Le Conseil économique et social (CES) entame une nouvelle phase de sa mutation. L’institution a lancé, jeudi 20 août à Cotonou, le processus d’élaboration de son plan stratégique 2027-2031. À l’ouverture des travaux, Célestin Guidimey, rapporteur de la commission chargée du dossier, a présenté l’exercice comme une étape décisive pour l’avenir du Ces. Il a souligné que l’institution évolue désormais dans une architecture rénovée, avec un Conseil national et des conseils départementaux, destinés notamment à renforcer sa proximité avec les réalités des territoires.
Le futur document doit permettre de fixer les priorités de l’institution et de définir les moyens nécessaires à la réalisation de ses missions. Cette nouvelle vision repose sur quatre orientations qui sont l’accroissement de l’utilité institutionnelle du Ces, la consolidation de sa proximité citoyenne, la dynamisation du dialogue institutionnel et le rayonnement international de l’institution.

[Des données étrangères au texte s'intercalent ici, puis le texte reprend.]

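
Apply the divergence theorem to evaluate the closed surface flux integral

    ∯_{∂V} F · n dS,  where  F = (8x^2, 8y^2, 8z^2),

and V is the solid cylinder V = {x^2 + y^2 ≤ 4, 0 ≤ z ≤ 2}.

By the divergence theorem,

    ∯_{∂V} F · n dS = ∭_V (∇ · F) dV.

Compute the divergence:
    ∇ · F = ∂F_x/∂x + ∂F_y/∂y + ∂F_z/∂z = 16x + 16y + 16z.

In cylindrical coordinates, x = r cos(θ), y = r sin(θ), z = z, dV = r dr dθ dz, with 0 ≤ r ≤ 2, 0 ≤ θ ≤ 2π, 0 ≤ z ≤ 2.

The integrand, after substitution and multiplying by the volume element, becomes (16sqrt(2)r sin(θ + π/4) + 16z) · r, so

    ∭_V (∇·F) dV = ∫_0^{2π} ∫_0^{2} ∫_0^{2} (16sqrt(2)r sin(θ + π/4) + 16z) · r dz dr dθ.

Inner (z from 0 to 2): 32r (sqrt(2)r sin(θ + π/4) + 1).
Middle (r from 0 to 2): 256sqrt(2)sin(θ + π/4)/3 + 64.
Outer (θ from 0 to 2π): 128π.

Therefore ∯_{∂V} F · n dS = 128π.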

Le plan stratégique doit devenir le cadre de référence du Ces pour la période 2027-2031. Il devra notamment permettre à l’institution d’anticiper les mutations, d’optimiser ses ressources et d’accroître l’impact de ses avis et recommandations.
Son élaboration reposera d’abord sur un diagnostic stratégique destiné à identifier les forces, les faiblesses, les opportunités et les menaces auxquelles le Ces est confronté. Les travaux devront ensuite aboutir à la définition des choix stratégiques, des programmes opérationnels ainsi que des mécanismes de gouvernance, de financement et de suivi-évaluation.
Le ministre de l’Économie, Aristide Medénou, a salué une démarche appelée, selon lui, à constituer « une boussole, une vraie feuille de route » pour l’institution. Il a toutefois insisté sur la nécessité d’aligner le futur plan sur les principales priorités de l’action gouvernementale.
Pauvreté, territoires et innovation au cœur des priorités
Parmi ces priorités figure l’éradication de l’extrême pauvreté. Le ministre a particulièrement insisté sur le secteur agricole, qui représente environ 25 % du PIB et concentre, selon les données présentées lors de la rencontre, près de 70 % des personnes en situation d’extrême pauvreté.
L’amélioration des rendements agricoles, l’accès aux marchés et l’élargissement de la protection sociale, notamment à travers l’assurance maladie et la retraite, figurent parmi les pistes évoquées.
La territorialisation de l’action publique constitue une autre priorité. Il s’agit de favoriser un développement plus équilibré du pays à travers le renforcement des pôles industriels et d’innovation, tout en valorisant les spécificités économiques et touristiques des différents territoires.
Le numérique et l’innovation occupent également une place importante dans les orientations présentées. Ils sont désormais considérés comme des leviers transversaux de l’action publique.
Pour Abdoulaye Bio Tchané, président du Ces, l’élaboration de ce nouveau plan est devenue nécessaire au regard des réformes successives qui ont transformé les missions et l’architecture de l’institution. L’objectif, a-t-il rappelé, est de rendre le Ces « plus pertinent » et « plus utile » pour la communauté, le gouvernement et l’Assemblée nationale.
Le président du Ces a enfin prévenu que le futur document ne devra pas être conçu « hors sol ». Il devra s’inscrire dans les orientations nationales déjà définies et intégrer les principales priorités de l’action gouvernementale, notamment la lutte contre l’extrême pauvreté, la territorialisation des politiques économiques et la promotion de l’innovation.